Runtoeat Posted October 24, 2016 Report Posted October 24, 2016 Thanks Tom. I had a suspicion that the gasket material might be changed. I'm going to keep a couple of them on hand.
FlyingMonkey Posted October 25, 2016 Report Posted October 25, 2016 Oh right! I did ask about that! The new bowls will have blind holes to fix the serverity of the problem. Existing pins should be checked for play by ligltly moving them. NO play is allowed. If it occurs, coat the bottom with loctite 243, 263, or comparable and lightly tap the pin back in. It is a taper fit. Plug the bottom with a drop of expoxy when you have confirmed there is no movement. Are the new bowls available as replacements? That might be a bit of money I'd be willing to spend.

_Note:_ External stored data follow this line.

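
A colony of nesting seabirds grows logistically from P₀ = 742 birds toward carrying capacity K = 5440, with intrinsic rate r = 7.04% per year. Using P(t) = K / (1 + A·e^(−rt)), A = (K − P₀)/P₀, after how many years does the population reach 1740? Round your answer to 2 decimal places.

A = (5440 − 742)/742 = 6.33154
1740 = 5440/(1 + 6.33154·e^(−0.0704t)) → 1 + 6.33154·e^(−0.0704t) = 3.12644
e^(−0.0704t) = 0.335848 → t = ln(2.97753)/0.0704 = 1.0911/0.0704

t ≈ 15.50 years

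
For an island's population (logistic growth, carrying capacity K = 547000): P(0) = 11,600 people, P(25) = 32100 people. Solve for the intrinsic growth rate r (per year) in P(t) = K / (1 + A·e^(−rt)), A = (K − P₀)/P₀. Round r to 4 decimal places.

A = (547000 − 11600)/11600 = 46.15517
32100 = 547000/(1 + 46.15517·e^(−r·25)) → e^(−25r) = (17.0405 − 1)/46.15517 = 0.347534
r = −ln(0.347534)/25 = 1.05689/25

r ≈ 0.0423 per year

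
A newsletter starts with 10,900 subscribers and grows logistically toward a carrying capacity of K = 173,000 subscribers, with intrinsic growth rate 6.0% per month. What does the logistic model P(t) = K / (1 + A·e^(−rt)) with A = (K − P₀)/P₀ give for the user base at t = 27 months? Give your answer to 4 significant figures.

≈ 43,870 subscribers

A = (173000 − 10900)/10900 = 14.87156
P(27) = 173000 / (1 + 14.87156·e^(−0.06·27)) = 173000 / (1 + 14.87156·0.197899)
= 173000 / 3.94306 ≈ 43874.53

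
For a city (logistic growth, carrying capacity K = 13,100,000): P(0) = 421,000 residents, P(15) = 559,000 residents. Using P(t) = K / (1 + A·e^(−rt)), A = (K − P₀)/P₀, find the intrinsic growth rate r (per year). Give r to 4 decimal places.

A = (13100000 − 421000)/421000 = 30.11639
559000 = 13100000/(1 + 30.11639·e^(−r·15)) → e^(−15r) = (23.4347 − 1)/30.11639 = 0.744933
r = −ln(0.744933)/15 = 0.29446/15

r ≈ 0.0196 per year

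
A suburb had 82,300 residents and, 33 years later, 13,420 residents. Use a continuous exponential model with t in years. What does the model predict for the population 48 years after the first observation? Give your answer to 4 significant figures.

r = ln(13420/82300) / 33 ≈ -0.054958 per year
P(48) = 82300 · e^(-0.054958·48) = 82300 · 0.0715 ≈ 5884.79

≈ 5,885 residents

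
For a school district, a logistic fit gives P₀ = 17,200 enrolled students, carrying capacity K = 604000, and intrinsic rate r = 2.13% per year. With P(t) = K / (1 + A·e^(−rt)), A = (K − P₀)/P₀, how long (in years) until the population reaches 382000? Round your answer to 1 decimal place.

A = (604000 − 17200)/17200 = 34.11628
382000 = 604000/(1 + 34.11628·e^(−0.0213t)) → 1 + 34.11628·e^(−0.0213t) = 1.58115
e^(−0.0213t) = 0.017034 → t = ln(58.70459)/0.0213 = 4.07252/0.0213

t ≈ 191.2 years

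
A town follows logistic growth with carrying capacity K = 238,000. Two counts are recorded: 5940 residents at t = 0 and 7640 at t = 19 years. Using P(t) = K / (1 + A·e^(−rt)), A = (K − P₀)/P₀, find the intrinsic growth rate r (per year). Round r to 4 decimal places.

A = (238000 − 5940)/5940 = 39.06734
7640 = 238000/(1 + 39.06734·e^(−r·19)) → e^(−19r) = (31.15183 − 1)/39.06734 = 0.771791
r = −ln(0.771791)/19 = 0.25904/19

r ≈ 0.0136 per year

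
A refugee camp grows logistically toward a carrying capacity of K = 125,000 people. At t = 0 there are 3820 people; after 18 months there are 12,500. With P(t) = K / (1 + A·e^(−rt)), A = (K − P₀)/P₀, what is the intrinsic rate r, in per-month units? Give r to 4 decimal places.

A = (125000 − 3820)/3820 = 31.72251
12500 = 125000/(1 + 31.72251·e^(−r·18)) → e^(−18r) = (10 − 1)/31.72251 = 0.28371
r = −ln(0.28371)/18 = 1.2598/18

r ≈ 0.0700 per month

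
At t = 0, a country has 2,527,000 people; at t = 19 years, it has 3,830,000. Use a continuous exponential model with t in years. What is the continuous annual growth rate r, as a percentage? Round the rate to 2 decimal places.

3830000 = 2527000 · e^(r·19)
e^(19r) = 3830000/2527000 = 1.51563
r = ln(1.51563) / 19 = 0.41583 / 19

r ≈ 2.19% per year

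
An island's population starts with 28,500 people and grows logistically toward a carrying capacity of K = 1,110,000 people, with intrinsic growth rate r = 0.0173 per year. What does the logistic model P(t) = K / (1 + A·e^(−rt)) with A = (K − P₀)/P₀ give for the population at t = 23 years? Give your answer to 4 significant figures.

≈ 41,900 people

A = (1110000 − 28500)/28500 = 37.94737
P(23) = 1110000 / (1 + 37.94737·e^(−0.0173·23)) = 1110000 / (1 + 37.94737·0.671729)
= 1110000 / 26.49036 ≈ 41902.04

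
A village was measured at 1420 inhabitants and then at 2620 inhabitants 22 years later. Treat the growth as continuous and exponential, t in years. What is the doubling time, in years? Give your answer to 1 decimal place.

r = ln(2620/1420) / 22 = ln(1.84507) / 22 ≈ 0.027842 per year
doubling time = ln 2 / |r| = 0.69315 / 0.027842

doubling time ≈ 24.9 years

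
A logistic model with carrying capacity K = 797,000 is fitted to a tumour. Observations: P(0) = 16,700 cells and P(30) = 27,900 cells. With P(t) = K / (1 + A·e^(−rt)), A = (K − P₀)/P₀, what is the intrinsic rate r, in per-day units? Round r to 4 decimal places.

r ≈ 0.0176 per day

A = (797000 − 16700)/16700 = 46.72455
27900 = 797000/(1 + 46.72455·e^(−r·30)) → e^(−30r) = (28.56631 − 1)/46.72455 = 0.589975
r = −ln(0.589975)/30 = 0.52768/30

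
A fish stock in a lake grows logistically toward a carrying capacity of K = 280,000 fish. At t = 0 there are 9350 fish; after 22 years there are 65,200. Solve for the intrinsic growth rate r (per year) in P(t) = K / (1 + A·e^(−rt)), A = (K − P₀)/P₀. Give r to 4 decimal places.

r ≈ 0.0988 per year

A = (280000 − 9350)/9350 = 28.94652
65200 = 280000/(1 + 28.94652·e^(−r·22)) → e^(−22r) = (4.29448 − 1)/28.94652 = 0.113813
r = −ln(0.113813)/22 = 2.1732/22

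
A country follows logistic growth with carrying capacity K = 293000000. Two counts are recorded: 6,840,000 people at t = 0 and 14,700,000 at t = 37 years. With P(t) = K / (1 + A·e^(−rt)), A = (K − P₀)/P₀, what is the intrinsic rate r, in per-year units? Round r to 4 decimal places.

A = (293000000 − 6840000)/6840000 = 41.83626
14700000 = 293000000/(1 + 41.83626·e^(−r·37)) → e^(−37r) = (19.93197 − 1)/41.83626 = 0.452525
r = −ln(0.452525)/37 = 0.79291/37

r ≈ 0.0214 per year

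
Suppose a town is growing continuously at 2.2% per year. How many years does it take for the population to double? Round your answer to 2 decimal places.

doubling time ≈ 31.51 years

doubling time = ln(2) / |r| = 0.69315 / 0.022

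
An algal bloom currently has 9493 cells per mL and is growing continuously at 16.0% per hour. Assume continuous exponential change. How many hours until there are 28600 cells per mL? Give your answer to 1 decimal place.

t ≈ 6.9 hours

28600 = 9493 · e^(0.16·t)
t = ln(28600/9493) / 0.16 = ln(3.01275) / 0.16 = 1.10285 / 0.16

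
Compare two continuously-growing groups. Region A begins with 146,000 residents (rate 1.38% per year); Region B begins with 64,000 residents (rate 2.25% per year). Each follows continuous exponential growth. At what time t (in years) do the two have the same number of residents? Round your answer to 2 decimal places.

146000·e^(0.0138t) = 64000·e^(0.0225t)
146000/64000 = e^((0.0225 − 0.0138)t) → ln(2.28125) = 0.0087·t
t = 0.82472 / 0.0087

t ≈ 94.80 years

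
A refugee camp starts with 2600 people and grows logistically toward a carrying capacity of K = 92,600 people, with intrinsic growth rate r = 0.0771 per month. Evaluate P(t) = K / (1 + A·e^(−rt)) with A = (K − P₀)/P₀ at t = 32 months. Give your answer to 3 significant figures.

≈ 23,500 people

A = (92600 − 2600)/2600 = 34.61538
P(32) = 92600 / (1 + 34.61538·e^(−0.0771·32)) = 92600 / (1 + 34.61538·0.084822)
= 92600 / 3.93615 ≈ 23525.54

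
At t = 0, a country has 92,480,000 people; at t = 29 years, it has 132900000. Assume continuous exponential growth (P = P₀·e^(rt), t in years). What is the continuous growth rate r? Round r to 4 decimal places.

132900000 = 92480000 · e^(r·29)
e^(29r) = 132900000/92480000 = 1.43707
r = ln(1.43707) / 29 = 0.3626 / 29

r ≈ 0.0125 per year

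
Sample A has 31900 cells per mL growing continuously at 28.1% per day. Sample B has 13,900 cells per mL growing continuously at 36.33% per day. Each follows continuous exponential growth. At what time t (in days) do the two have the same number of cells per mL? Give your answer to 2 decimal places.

t ≈ 10.09 days

31900·e^(0.281t) = 13900·e^(0.3633t)
31900/13900 = e^((0.3633 − 0.281)t) → ln(2.29496) = 0.0823·t
t = 0.83072 / 0.0823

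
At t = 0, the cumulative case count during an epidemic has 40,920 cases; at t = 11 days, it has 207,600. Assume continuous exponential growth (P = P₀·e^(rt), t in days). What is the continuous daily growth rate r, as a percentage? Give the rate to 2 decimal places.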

Anticept Posted October 25, 2016 Author Report Posted October 25, 2016 Don't know yet. These don't seem to really fail as bad as 1 dots did so that's why there isn't a rush. EDIT: Oh you said bowls. Don't know yet.
FlyingMonkey Posted October 25, 2016 Report Posted October 25, 2016 Don't know yet. These don't seem to really fail as bad as 1 dots did so that's why there isn't a rush. True, but the failure mode is potentially much more catastrophic...
Tom Baker Posted October 25, 2016 Report Posted October 25, 2016 I think you guys are talking about 2 different things. Andy about carb bowls and Corey about floats. To answer Andy's question. Yes the new float bowl will be offered as replacements, but no idea on a timeline.
Anticept Posted October 25, 2016 Author Report Posted October 25, 2016 You're right. I misread and you posted just before I did.
Anticept Posted October 25, 2016 Author Report Posted October 25, 2016 Roger, did you think that one through ? If a pin comes out but it's plugged, the other float will keep the valve closed. It won't overflow... at least not until the plug gets dislodged.
Tom Baker Posted October 25, 2016 Report Posted October 25, 2016 Roger, did you think that one through ? If a pin comes out but it's plugged, the other float will keep the valve closed. It won't overflow... at least not until the plug gets dislodged. I don't think one float has enough buoyancy to keep the valve closed. If it did the float sinking problem would not cause an issue with a rough running engine like they do.
Anticept Posted October 25, 2016 Author Report Posted October 25, 2016 It generally should, but the float level will be a lot higher until the buoyancy force from one float compensates for the loss of the other, so the mix will be rich.
FlyingMonkey Posted October 25, 2016 Report Posted October 25, 2016 p.s. Just because you put JB Weld on the bottom hole won't keep it from leaking. That's just a feel good measure. If you block that hole the carb will overflow and come out the throat on the air cleaner side or wherever it can find an out. I don't understand. If the pin is still in the hole but leaking, the carb bowl is not going to overflow...why would it? The floats are still maintaining the fuel level in the bowl, just as if the pin was in place normally. That might be the case if both the pins came out and both floats were just rattling around in there, but to my knowledge that scenario has never happened. even in one came completely out, the other float would maintain the level. In the scenario I personally experienced, the epoxy on the bottom of the bowl would have kept gas from dumping all over my running engine.
Anticept Posted October 26, 2016 Author Report Posted October 26, 2016 I'm going to try this. I have a carb sitting on the bench. I'll put 4.4 psi fuel pressure on with one float and see if it will hold before overflow.
Tom Baker Posted October 26, 2016 Report Posted October 26, 2016 I'm going to try this. I have a carb sitting on the bench. I'll put 4.4 psi fuel pressure on with one float and see if it will hold before overflow. It may hold on the bench, but not hold while running.